Estado da Nação: Muito discurso, pouca estratégia de desenvolvimento

MILAGRE OU MIRAGEM?

apesar de se tratar de um discurso extenso, o Presidente reconhece que os investimentos necessários para o "salto da gazela" em Angola já foram realizados. O que falta agora, em nosso entender, é o Executivo desenvolver aquilo que, na economia das organizações, se designa por capabilidade organizacional, isto é, a capacidade de fazer bem aquilo que precisa ser feito, de forma sustentável, eficiente e adaptável ao longo do tempo.

Na semana passada, tivemos a oportunidade de ouvir a Mensagem sobre o Estado da Nação de 2025. Como temos reiterado neste espaço, trata-se de um momento ímpar para escutarmos, diretamente do Titular do Poder Executivo, tal como estabelece o artigo 118.º da Constituição da República de Angola, as "políticas preconizadas para a resolução dos principais assuntos, promoção do bem-estar dos angolanos e desenvolvimento do País".

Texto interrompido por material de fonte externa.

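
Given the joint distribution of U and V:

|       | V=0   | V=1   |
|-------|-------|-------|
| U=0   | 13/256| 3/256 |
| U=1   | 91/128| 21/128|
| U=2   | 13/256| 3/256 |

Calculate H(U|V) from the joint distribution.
Marginal P(V) (column sums):
  P(V=0) = 13/256 + 91/128 + 13/256 = 13/16
  P(V=1) = 3/256 + 21/128 + 3/256 = 3/16

H(U|V) = -Σ P(U,V)·log₂ P(U|V), where P(U|V) = P(U,V) / P(V)
  (U=0,V=0): P(U|V) = (13/256)/(13/16) = 1/16;  -(13/256)·log₂(1/16) = 0.2031
  (U=0,V=1): P(U|V) = (3/256)/(3/16) = 1/16;  -(3/256)·log₂(1/16) = 0.0469
  (U=1,V=0): P(U|V) = (91/128)/(13/16) = 7/8;  -(91/128)·log₂(7/8) = 0.1370
  (U=1,V=1): P(U|V) = (21/128)/(3/16) = 7/8;  -(21/128)·log₂(7/8) = 0.0316
  (U=2,V=0): P(U|V) = (13/256)/(13/16) = 1/16;  -(13/256)·log₂(1/16) = 0.2031
  (U=2,V=1): P(U|V) = (3/256)/(3/16) = 1/16;  -(3/256)·log₂(1/16) = 0.0469
H(U|V) = 0.2031 + 0.0469 + 0.1370 + 0.0316 + 0.2031 + 0.0469
  = 0.6686 bits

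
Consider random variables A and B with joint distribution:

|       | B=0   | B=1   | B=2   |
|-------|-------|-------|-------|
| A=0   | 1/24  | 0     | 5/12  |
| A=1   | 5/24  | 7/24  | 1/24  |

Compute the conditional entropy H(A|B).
Marginal P(B) (column sums):
  P(B=0) = 1/24 + 5/24 = 1/4
  P(B=1) = 0 + 7/24 = 7/24
  P(B=2) = 5/12 + 1/24 = 11/24

H(A|B) = -Σ P(A,B)·log₂ P(A|B), where P(A|B) = P(A,B) / P(B)
  (cells with P(A,B) = 0 contribute 0)
  (A=0,B=0): P(A|B) = (1/24)/(1/4) = 1/6;  -(1/24)·log₂(1/6) = 0.1077
  (A=0,B=2): P(A|B) = (5/12)/(11/24) = 10/11;  -(5/12)·log₂(10/11) = 0.0573
  (A=1,B=0): P(A|B) = (5/24)/(1/4) = 5/6;  -(5/24)·log₂(5/6) = 0.0548
  (A=1,B=1): P(A|B) = (7/24)/(7/24) = 1;  -(7/24)·log₂(1) = 0.0000
  (A=1,B=2): P(A|B) = (1/24)/(11/24) = 1/11;  -(1/24)·log₂(1/11) = 0.1441
H(A|B) = 0.1077 + 0.0573 + 0.0548 + 0.0000 + 0.1441
  = 0.3639 bits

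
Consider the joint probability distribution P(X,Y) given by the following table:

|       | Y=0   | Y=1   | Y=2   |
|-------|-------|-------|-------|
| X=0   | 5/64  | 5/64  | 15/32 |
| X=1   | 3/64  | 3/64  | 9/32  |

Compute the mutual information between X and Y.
Marginal P(X) (row sums):
  P(X=0) = 5/64 + 5/64 + 15/32 = 5/8
  P(X=1) = 3/64 + 3/64 + 9/32 = 3/8
Marginal P(Y) (column sums):
  P(Y=0) = 5/64 + 3/64 = 1/8
  P(Y=1) = 5/64 + 3/64 = 1/8
  P(Y=2) = 15/32 + 9/32 = 3/4

H(X) = -[(5/8)·log₂(5/8) + (3/8)·log₂(3/8)]
  = 0.4238 + 0.5306
  = 0.9544 bits
H(Y) = -[(1/8)·log₂(1/8) + (1/8)·log₂(1/8) + (3/4)·log₂(3/4)]
  = 0.3750 + 0.3750 + 0.3113
  = 1.0613 bits
H(X,Y) = -[(5/64)·log₂(5/64) + (5/64)·log₂(5/64) + (15/32)·log₂(15/32) + (3/64)·log₂(3/64) + (3/64)·log₂(3/64) + (9/32)·log₂(9/32)]
  = 0.2873 + 0.2873 + 0.5124 + 0.2070 + 0.2070 + 0.5147
  = 2.0157 bits

I(X;Y) = H(X) + H(Y) - H(X,Y)
  = 0.9544 + 1.0613 - 2.0157
  = 0.0000 bits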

Temos assinalado repetidamente que a inflação e o desemprego devem ser encarados como verdadeiros inimigos públicos, pois empurram milhares de cidadãos para situações de pobreza, muitas vezes extrema. Da análise do texto da mensagem, observamos que a palavra "inflação" aparece apenas três vezes, e outras duas no contexto de "hiperinflação".

Já o termo "desemprego" não surge em nenhuma passagem este ano. A palavra "pobreza" aparece apenas uma vez, quando o Presidente faz referência ao Programa Integrado de Desenvolvimento Local e Combate à Pobreza. Como é habitual, realizámos a análise das 50 palavras mais frequentes na Mensagem do Presidente João Lourenço, utilizando novamente a ferramenta Tag Crowd.

Na Figura 1, observa-se que, à semelhança da mensagem do ano anterior, as palavras "nacional" (114) e "país" (91) foram as mais recorrentes, seguidas de "Angola" (56), "estamos" (54), "construção" (52) e "produção" (41).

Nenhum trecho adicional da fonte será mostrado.